Да, это в третью кучку.
Фаруллах то подступает к телеге, то отступает от нее, то сидит рядом, пропитываясь, наслаждаясь, внимая. Вещи звучат, каждая говорит о своем, о сокровенном, отпечатавшемся в сколах и трещинках, но лавочник слышит не какофонию, а музыку, которая пронизывает его насквозь. Странное и грустное чувство.
Мечи, топоры, кинжалы. Тяжелые арбалетные болты. Перевязь с кольцами. Над оружием вился шепот мастеров, его ковавших. Зазубрины. Грязь в кровостоке. Руны на эфесах. Фаруллах прикасался бережно, перемещал в специальные поставцы. Много крови, очень много крови. Чистить и чистить.
И наконец…
Перчатка. Замечательная. Восхитительная. Кожа и черное железо. Пластинки на запястье и на тыльной стороне ладони. Длинные, чуть золоченые чешуйки под фаланги пальцев.
Магия. Тонкая, как дыхание, едва уловимая.

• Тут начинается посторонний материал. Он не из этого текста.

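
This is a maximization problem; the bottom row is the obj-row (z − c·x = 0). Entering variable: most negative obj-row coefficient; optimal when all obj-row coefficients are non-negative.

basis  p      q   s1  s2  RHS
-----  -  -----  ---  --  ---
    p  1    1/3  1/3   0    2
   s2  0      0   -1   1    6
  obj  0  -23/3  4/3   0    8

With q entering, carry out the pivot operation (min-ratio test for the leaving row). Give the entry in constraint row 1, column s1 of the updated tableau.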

Крепость руки. Уверенность. Точный удар. История затейлива, как песчаный узор. Как роспись давным-давно сгинувших мастеров. Старая вещь. Какое-то время Фаруллах греется в ее сиянии, словно старик у костра.
Ах, дальше, дальше…
Обруч. Дивной работы. С десяток перевитых серебряных змеек тесно сбиваются в налобье к выемке оправы. Из восьми зубчиков, которые удерживали камень раньше, три отломаны, остальные загнуты. Камень был…
Фаруллах подносит обруч к носу.
Серебро пахнет гордостью и гневом. Обруч родом из ветреных горных краев, где зубцы гор поднимаются над зубцами башен. Ветер гудит в галереях и треплет гривы факелов. Теплые одежды, снег на плечах. Блеск, да, блеск, ярко-лиловый над черными глазами.
Камень в обруче был гранат.
Гранат тоже обладал магией. Возможно, именно от него обруч перенял силу. Но где он теперь, тот гранат? В чьей сокровищнице?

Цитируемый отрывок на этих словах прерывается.